(this feature is coming soon....

 

Here is an inside view to my thought process...

One night, I had gone out to a movie with my brother and my friend. Initially we bought tickets for the film Cats and Dogs, but on entering the theater and seeing the endless rows of children aged 12 and younger we reazlied that the target age of the audience differed slightly from our own. Never the less, we stayed and watched the first 20 minutes of the film before changing theaters to watch another movie.
The next day while thinking about the clever antics of the dogs in the movie, I wondered about our own dogs, and the way that my brother and I used to joke about how they were secrete agents, just like in Cats and Dogs. Then my thought shifted to how smart our dogs actually were. My dad swears his old dog, Blacky, was smarter just because he would jump the fence to get out.
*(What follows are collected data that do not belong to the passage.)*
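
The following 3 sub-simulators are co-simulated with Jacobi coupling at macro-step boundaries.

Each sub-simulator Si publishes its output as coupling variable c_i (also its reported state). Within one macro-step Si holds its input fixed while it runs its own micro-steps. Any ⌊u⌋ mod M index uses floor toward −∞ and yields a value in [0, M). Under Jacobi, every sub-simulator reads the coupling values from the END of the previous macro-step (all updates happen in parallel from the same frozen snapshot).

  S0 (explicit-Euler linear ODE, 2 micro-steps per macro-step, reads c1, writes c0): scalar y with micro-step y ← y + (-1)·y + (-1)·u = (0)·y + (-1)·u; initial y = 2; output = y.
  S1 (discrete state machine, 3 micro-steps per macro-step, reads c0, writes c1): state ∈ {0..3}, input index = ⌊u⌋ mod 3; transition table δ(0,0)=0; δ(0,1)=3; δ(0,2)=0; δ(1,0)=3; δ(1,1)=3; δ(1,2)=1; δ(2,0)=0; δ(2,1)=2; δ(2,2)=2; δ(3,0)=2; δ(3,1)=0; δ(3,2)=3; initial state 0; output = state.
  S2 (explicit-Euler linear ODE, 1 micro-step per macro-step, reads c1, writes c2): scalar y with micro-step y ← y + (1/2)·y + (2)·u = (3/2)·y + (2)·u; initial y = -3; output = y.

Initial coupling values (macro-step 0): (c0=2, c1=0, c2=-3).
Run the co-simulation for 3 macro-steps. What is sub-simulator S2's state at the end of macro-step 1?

macro 1: S0 reads c1=0 → after 2×micro: 0; S1 reads c0=2 → after 3×micro: 0; S2 reads c1=0 → after 1×micro: -9/2 ⇒ (c0=0, c1=0, c2=-9/2)
macro 2: S0 reads c1=0 → after 2×micro: 0; S1 reads c0=0 → after 3×micro: 0; S2 reads c1=0 → after 1×micro: -27/4 ⇒ (c0=0, c1=0, c2=-27/4)
macro 3: S0 reads c1=0 → after 2×micro: 0; S1 reads c0=0 → after 3×micro: 0; S2 reads c1=0 → after 1×micro: -81/8 ⇒ (c0=0, c1=0, c2=-81/8)

S2 state at macro-step 1 = -9/2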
Blacky was the family dog, and I joked to my mom about how uncreative of a name "Blacky" was, just like "Cheese Mouse" and "Raquie" (which were names of stuffed animals that my brother owned as a kid). From there I began to think about Mi-mi, the blanket he used to sleep with as a young child. It would make a cool premise for a comic, I thought. A young boy has a blanket which was an item of power and magic. Initially I was thinking of giving Mi-mi to Munchubop and make it his security blanket which also had hidden magical powers, but I didn't want to introduce magic into that continuity because it would change the premise for that comic. Instead, I gave it to back to Aaron and decided that I would just make him a character in his own comic and his side kicks would be Raquie and Cheese Mouse. It didn't take long for me to realize that I did not want to draw another comic strip, seeing as how I hardly have time to draw all of the strips I think of for the two comics I already do. Instead, I would make it a book or a series of stories that I would collect together as a magazine. From there, creating a story was easy. In less than two hours I had come up with the basic plot of what I called Aaron in Airland.